Things I’ve ruled out so far:
- It’s not the workload waiting on non-CPU resources. It has happened while I had two different 128-thread jobs running at the same time, plus my terminal session.
- There are no messages in either the system logs or the IPMI.
- Thermals are fine (at least the sensors I can read; there are a couple that aren’t exposed by the IPMI such as the chipset and VRMs. I hope ASUS fixes that.)

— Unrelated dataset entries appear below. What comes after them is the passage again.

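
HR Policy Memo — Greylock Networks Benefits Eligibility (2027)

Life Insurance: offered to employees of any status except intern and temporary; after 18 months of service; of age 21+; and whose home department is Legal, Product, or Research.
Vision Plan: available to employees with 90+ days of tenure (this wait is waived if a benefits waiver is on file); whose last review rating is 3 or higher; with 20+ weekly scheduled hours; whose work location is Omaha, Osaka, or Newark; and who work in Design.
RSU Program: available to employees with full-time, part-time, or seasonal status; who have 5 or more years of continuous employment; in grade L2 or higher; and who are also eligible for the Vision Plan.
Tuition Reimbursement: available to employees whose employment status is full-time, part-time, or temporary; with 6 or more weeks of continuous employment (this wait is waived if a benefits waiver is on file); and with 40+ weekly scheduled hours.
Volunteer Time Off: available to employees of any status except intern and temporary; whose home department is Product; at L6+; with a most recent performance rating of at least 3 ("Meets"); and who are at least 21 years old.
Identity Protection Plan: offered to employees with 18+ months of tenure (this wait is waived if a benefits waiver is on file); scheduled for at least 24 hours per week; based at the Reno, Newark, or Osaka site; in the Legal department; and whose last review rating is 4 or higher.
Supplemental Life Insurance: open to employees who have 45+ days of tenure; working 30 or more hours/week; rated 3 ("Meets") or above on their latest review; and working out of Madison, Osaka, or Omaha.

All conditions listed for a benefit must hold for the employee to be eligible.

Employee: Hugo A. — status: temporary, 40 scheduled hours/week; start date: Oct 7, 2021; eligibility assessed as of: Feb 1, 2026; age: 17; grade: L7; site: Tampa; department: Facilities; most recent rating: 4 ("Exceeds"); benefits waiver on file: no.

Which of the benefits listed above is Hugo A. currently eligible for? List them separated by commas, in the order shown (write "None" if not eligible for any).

Tuition Reimbursement

Service from Oct 7, 2021 to Feb 1, 2026: 1578 days.
Life Insurance — status temporary ✗ (excluded) → not eligible.
Vision Plan — no waiver, service 1578 days ≥ 90 days ✓; rating 4 ≥ 3 ✓; 40 hrs/wk ≥ 20 ✓; site Tampa ✗ (not Omaha, Osaka, or Newark) → not eligible.
RSU Program — status temporary ✗ (requires full-time, part-time, or seasonal) → not eligible.
Tuition Reimbursement — status temporary ✓; no waiver, service 1578 days ≥ 6 weeks (≈42 days) ✓; 40 hrs/wk ≥ 40 ✓ → eligible.
Volunteer Time Off — status temporary ✗ (excluded) → not eligible.
Identity Protection Plan — no waiver, service 1578 days ≥ 18 months (≈540 days) ✓; 40 hrs/wk ≥ 24 ✓; site Tampa ✗ (not Reno, Newark, or Osaka) → not eligible.
Supplemental Life Insurance — service 1578 days ≥ 45 days ✓; 40 hrs/wk ≥ 30 ✓; rating 4 ≥ 3 ✓; site Tampa ✗ (not Madison, Osaka, or Omaha) → not eligible.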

Here are four different occurrences, which I logged by polling /proc/cpuinfo
at a sleep 1
interval.
Sensor readings that were triggered immediately after the onset of the 14:43:01 event:
ID | Name | Type | Reading | Units | Event
2 | +VCORE_0 | Voltage | 0.67 | V | 'OK'
3 | +VCORE_1 | Voltage | 0.67 | V | 'OK'
4 | +VSOC | Voltage | 0.93 | V | 'OK'
5 | +VDDIO | Voltage | 1.11 | V | 'OK'
6 | +VDD_11_S3 | Voltage | 1.12 | V | 'OK'
7 | +CHIPSET_1.8V | Voltage | 1.86 | V | 'OK'
8 | +CHIPSET_1.05V | Voltage | 1.07 | V | 'OK'
9 | +12V | Voltage | 12.00 | V | 'OK'
10 | +5V | Voltage | 4.97 | V | 'OK'
11 | +3.3V | Voltage | 3.31 | V | 'OK'
12 | +5VSB | Voltage | 4.97 | V | 'OK'
13 | +3.3VSB | Voltage | 3.30 | V | 'OK'
14 | VBAT | Voltage | 3.25 | V | 'OK'
15 | CPU Package Temp | Temperature | 66.00 | C | 'OK'
17 | LAN Temp | Temperature | 60.00 | C | 'OK'
18 | DIMMA1_Temp | Temperature | 69.00 | C | 'OK'
19 | DIMMB1_Temp | Temperature | 70.00 | C | 'OK'
20 | DIMMC1_Temp | Temperature | 70.00 | C | 'OK'
21 | DIMMD1_Temp | Temperature | 69.00 | C | 'OK'
22 | DIMME1_Temp | Temperature | 67.00 | C | 'OK'
23 | DIMMF1_Temp | Temperature | 69.00 | C | 'OK'
24 | DIMMG1_Temp | Temperature | 71.00 | C | 'OK'
25 | DIMMH1_Temp | Temperature | 68.00 | C | 'OK'
nvme-pci-4100
Adapter: PCI adapter
Composite: +51.9°C (low = -0.1°C, high = +86.8°C)
(crit = +88.8°C)
k10temp-pci-00c3
Adapter: PCI adapter
Tctl: +65.8°C
Tccd1: +52.2°C
Tccd2: +54.0°C
Tccd3: +54.8°C
Tccd4: +52.2°C
Tccd5: +51.4°C
Tccd6: +54.0°C
Tccd7: +54.5°C
Tccd8: +51.9°C
For comparison, here are what the sensor readings normally look like under the same load:
ID | Name | Type | Reading | Units | Event
2 | +VCORE_0 | Voltage | 1.15 | V | 'OK'
3 | +VCORE_1 | Voltage | 1.16 | V | 'OK'
4 | +VSOC | Voltage | 1.04 | V | 'OK'
5 | +VDDIO | Voltage | 1.11 | V | 'OK'
6 | +VDD_11_S3 | Voltage | 1.14 | V | 'OK'
7 | +CHIPSET_1.8V | Voltage | 1.87 | V | 'OK'
8 | +CHIPSET_1.05V | Voltage | 1.06 | V | 'OK'
9 | +12V | Voltage | 12.00 | V | 'OK'
10 | +5V | Voltage | 4.97 | V | 'OK'
11 | +3.3V | Voltage | 3.30 | V | 'OK'
12 | +5VSB | Voltage | 4.97 | V | 'OK'
13 | +3.3VSB | Voltage | 3.30 | V | 'OK'
14 | VBAT | Voltage | 3.25 | V | 'OK'
15 | CPU Package Temp | Temperature | 67.00 | C | 'OK'
17 | LAN Temp | Temperature | 59.00 | C | 'OK'
18 | DIMMA1_Temp | Temperature | 70.00 | C | 'OK'
19 | DIMMB1_Temp | Temperature | 71.00 | C | 'OK'
20 | DIMMC1_Temp | Temperature | 70.00 | C | 'OK'
21 | DIMMD1_Temp | Temperature | 69.00 | C | 'OK'
22 | DIMME1_Temp | Temperature | 67.00 | C | 'OK'
23 | DIMMF1_Temp | Temperature | 70.00 | C | 'OK'
24 | DIMMG1_Temp | Temperature | 71.00 | C | 'OK'
25 | DIMMH1_Temp | Temperature | 69.00 | C | 'OK'
nvme-pci-4100
Adapter: PCI adapter
Composite: +51.9°C (low = -0.1°C, high = +86.8°C)
(crit = +88.8°C)
k10temp-pci-00c3
Adapter: PCI adapter
Tctl: +66.8°C
Tccd1: +64.5°C
Tccd2: +65.5°C
Tccd3: +66.2°C
Tccd4: +63.6°C
Tccd5: +63.9°C
Tccd6: +66.0°C
Tccd7: +66.0°C
Tccd8: +66.0°C
Other than trying to see if it also happens at near-idle, I don’t know what my next troubleshooting steps would be. Has anybody else experienced this?